Ils s’appellent pour la frime ’Kurlz’ (Melanie Pinheiro), ’Taminator’ (Valerie Chartier),
’Sleepy Fred’ (Frédérique Dumas), ’Ddimplz’ (Erich Etienne), ’Ebony’ (Axelle
Munezero), ’Cherry’ (Martine Bruneau), et ’Luda’ (Jean Edouard Pierre Toussaint). Le
break-danse leur colle aux basques, comme leur chandail-cagoule rouge au visage,
et ce détail scénographique fait tout le caractère de la pièce. Rien à redire à la
maîtrise technique du style, c’est énergique et surtout, la chorégraphie va
constamment chercher un second niveau, plus dans la dérision et le décalé. Aussi la
trame sonore comme les passes de danse pourront évoquer un beat essoufflant à la
Michael Nyman (La leçon de Piano) remixé techno, ou un tango Gotan Project mené
live. Tantôt Fantomas ou Spiderman, les trois plongeurs en maillots de Kodak, des
bonshommes verts dans un spot publicitaire, mais aussi les Frères Jacques ou une
parodie de braquage raté, ces schtroumpfs rouges ont du talent et de la fougue à
revendre, le poing levé mais l’humour toujours à bout de bras. La logique du tombé
de masque et re-voilement de face n’est pas claire dans ses causes et
conséquences, mais qu’importe. Un univers presque TimBurtonien dans le contraste
festif/politique de ce groupe d’intervention plutôt spécial, comme un joyeux ballet de
cadavres et croquemorts. En brèves de coulisses, on entendait ces gais lurons
craindre l’accueil tant ils se démarquaient des solos de la soirée… Ils ont ravi.
Marion Gerbier
English Translation: The body language is somewhat disjointed, in permanent delay, uncomfortable. Like clumsy waders that trip over non‐existent obstacles, pretending elegance with a laughable pride. This behavior seems more animal or animated than human (here returns the clumsy Albatros of Baudelaire), and the dynamic though out of tune is mechanical. A music box ballerina becomes unsettled and loses her balance, or a store mannequin comes to life after midnight in a forgotten boutique. Without the painful psychological dimension, the pantomime aspect introduces to the more medical world of re‐adaptation, of reeducation of the body that is no longer capable of movement other than by rigid and systematic contortions. The tone is nonetheless positive, in its rediscovery of movement more than in its frustrating limitation (Jacinte Giroux in a creation of Jo Leslie at Transatlantique recently). Pipa (of Present State Movement, Fringe 2009) was of the same poetic score where we touch the imaginary that becomes almost real.
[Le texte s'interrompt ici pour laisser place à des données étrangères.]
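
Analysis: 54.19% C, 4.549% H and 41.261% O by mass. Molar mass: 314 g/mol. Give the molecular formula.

C14H14O8

Assume 100 g: 54.19 g C, 4.549 g H, 41.261 g O.
C: 54.19 g ÷ 12.01 g/mol = 4.512 mol
H: 4.549 g ÷ 1.008 g/mol = 4.513 mol
O: 41.261 g ÷ 16.00 g/mol = 2.579 mol
Ratios (÷ 2.579): C 1.750, H 1.750, O 1.000
Scaling by 4: C 7.00, H 7.00, O 4.00 → C7H7O4
Empirical-formula mass = 155.13 g/mol
n = 314 / 155.13 = 2.02 ≈ 2
Molecular formula = (C7H7O4)×2 = C14H14O8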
Helen Simoneau also offers a first hand experience of a dream, fortunately more concrete and less lyrical.
“All of this is but a distraction in what I really want to tell you”, alias The gentleness was in her hands is surprisingly THE piece of the night. Surprisingly because though it perhaps does not look special, yet already, on the fly, the piece absorbs, and then haunts. The dancer is totally overwhelmed, a tired and dreadful expression, a vacant look, a sagging shoulder. The game is not as impersonal as it may appear, and the impact on the spectator is crudely intimate. The head excessively heavy, the arms dangling, and a seriousness that always crushes more. There exists a weight of things in life, against which we can insist, but that subsists and holds us down. A fatigue that has become impossible to lift.